Le processus est le suivant : lorsqu'un pays sortant de crise souhaite être aidé et s'adresse pour cela à l'APF, nous mettons sur pied, conjointement avec l'Association des secrétaires généraux des parlements francophones, une mission d'évaluation dont nous tirons un rapport d'évaluation, mais aussi et surtout des propositions d'action très concrètes – généralement une trentaine. Lors de la session suivante, nous exposons le rapport à nos membres en précisant la part que nous allons assumer et en leur demandant ce qu'ils peuvent faire de leur côté. De tels plans de développement ont été réalisés au profit de la Côte d'Ivoire ; le Mali et Madagascar en bénéficient actuellement et, demain, Haïti, le Burundi, le Burkina Faso pourraient également en profiter.

Le deuxième objectif consiste à renforcer notre action politique dans la gestion de crise et l'accompagnement des transitions. Là encore, nous devons nous appuyer considérablement sur l'OIF, en lui faisant comprendre qu'en cas de crise, toute mission de contact doit automatiquement comprendre un parlementaire – pour cela, le SGP est très attentif à une collaboration optimale avec la nouvelle secrétaire générale de l'OIF, Mme Michaëlle Jean. Nous avons ainsi obtenu qu'un parlementaire soit intégré à la mission de contact envoyée au moment où a éclaté la crise du Burkina Faso – qui symboliquement, avait commencé par l'incendie de son assemblée nationale.

Nous demandons également à être associés aux missions d'observation électorale initiées par l'OIF. Nous n'avons pas les moyens de mettre sur pied nos propres missions d'observation, mais l'APF souhaite jouer un rôle grandissant au sein de ces missions, notamment en réclamant d'en assumer plus fréquemment les présidences. Là encore, l'idée est d'insuffler le réflexe d'une présence parlementaire au sein des missions de l'OIF.

Le troisième objectif de l'APF consiste à faire davantage entendre sa voix dans les grands débats internationaux. Nous nous efforçons de calquer nos travaux sur l'agenda international. Ainsi, dans la perspective de la COP21, nous avons suscité l'adoption d'une déclaration des parlements francophones ; d'une manière générale, nous nous efforçons régulièrement de susciter des prises de position communes sur des sujets d'actualité, telle l'abolition de la peine de mort. Afin d'être plus présente dans les grandes réunions internationales, l'APF prend en charge, lorsque le secrétaire général parlementaire ne s'y rend pas, 50 % des frais liés au déplacement et à l'hébergement de son représentant auxdites réunions, le solde étant laissé à la charge de la section concernée.

Vous le voyez, l'APF dispose de moyens limités.
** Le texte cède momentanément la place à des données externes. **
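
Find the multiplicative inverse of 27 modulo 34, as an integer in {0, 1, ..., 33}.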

La possibilité d'augmenter ses ressources propres semblant aujourd'hui difficile, nous devons faire preuve d'imagination et d'ouverture pour agir plus efficacement. C'est ce à quoi l'équipe dirigeante, au premier chef le secrétaire général parlementaire Pascal Terrasse, s'efforce de répondre en mettant en avant les notions de transversalité, de responsabilité et de synergie.

Le soutien de la France est primordial. Une diminution de ce soutien déséquilibrerait fortement le fonctionnement de l'APF et aurait des conséquences très négatives sur sa capacité à remplir ses missions. Le président Abdou Diouf aimait à répéter que les Français ne savaient pas encore tout ce qu'ils pouvaient offrir à la francophonie, ni surtout tout ce que la francophonie pouvait leur offrir. Il espérait que viendrait un jour où il serait évident pour un Français de déclarer son amour pour celle-ci « sans crainte de paraître réac ou ringard ». Force est en effet de constater que la francophonie n'est pas un thème très populaire en France. Mon dernier message sera donc le suivant : il faut continuer à nous aider. Cela ne coûte pas très cher, car nous sommes une petite structure, mais ce que l'APF apporte à la démocratie parlementaire est irremplaçable.